Had they been in Italy in the early 1920s they might have supported Mussolini and his fascist movement. But Trump's followers are living in a different place and in a different time. Their impulses are big in the media right now but may not have much of an impact on history.
Mussolini began politics on the far left. When his movement floundered in the early 1920's he considered traveling and living off playing his violin. His last words before executed by a Communist partisan in Italy's far north is reported to have been. "I'm sorry." Trump's followers see Trump as stronger than that – as never apologizing.
Trump will continue to say that he knows and loves Muslims, that some Muslims are great people and that his restrictions are for people who are outside our country, not inside the country. He will describe his ban on Muslims entering the country as applying to those whom we don't know (excluding the King of Jordon or his son now studying in the US) and as a temporary measure. His followers and maybe new followers will see talk of fascism, Hitler and Mussolini as ridiculous.

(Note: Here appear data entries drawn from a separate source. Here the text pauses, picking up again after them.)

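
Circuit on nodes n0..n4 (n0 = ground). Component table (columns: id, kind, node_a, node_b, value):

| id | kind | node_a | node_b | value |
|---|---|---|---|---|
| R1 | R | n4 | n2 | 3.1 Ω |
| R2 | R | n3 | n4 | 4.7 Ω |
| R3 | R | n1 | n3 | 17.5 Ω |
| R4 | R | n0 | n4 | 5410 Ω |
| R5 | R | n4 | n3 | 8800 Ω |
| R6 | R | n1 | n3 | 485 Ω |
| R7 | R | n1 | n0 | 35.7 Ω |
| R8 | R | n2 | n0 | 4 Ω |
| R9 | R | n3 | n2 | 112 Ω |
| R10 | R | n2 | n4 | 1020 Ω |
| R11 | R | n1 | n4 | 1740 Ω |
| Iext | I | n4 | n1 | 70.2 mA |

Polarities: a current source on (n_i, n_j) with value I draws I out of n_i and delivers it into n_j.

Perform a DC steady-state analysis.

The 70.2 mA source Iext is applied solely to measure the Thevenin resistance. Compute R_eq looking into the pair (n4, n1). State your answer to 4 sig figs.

Element admittances at DC:
  Y(R1) = 0.3226 S between n4,n2
  Y(R2) = 0.2128 S between n3,n4
  Y(R3) = 0.05714 S between n1,n3
  Y(R4) = 0.0001848 S between n0,n4
  Y(R5) = 0.0001136 S between n4,n3
  Y(R6) = 0.002062 S between n1,n3
  Y(R7) = 0.02801 S between n1,n0
  Y(R8) = 0.2500 S between n2,n0
  Y(R9) = 0.008929 S between n3,n2
  Y(R10) = 0.0009804 S between n2,n4
  Y(R11) = 0.0005747 S between n1,n4
  Iext: injects 0.0702 A into n1 (from n4)
Assemble and solve the 4×4 MNA system:
  V(n1)=0.8284  V(n2)=-0.09269  V(n3)=0.04425  V(n4)=-0.1681

R_eq = 14.19 Ω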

With more attacks there might be a bandwagon effect. It's likely that a few more terrorists are getting ready to embarrass a Muslim majority with their willingness to martyr themselves by striking back at what they perceive to be Islam's enemy. And when they hit, Trump's followers will be reinforced in their belief in the necessity of doing something that is more effective that what they see being done now.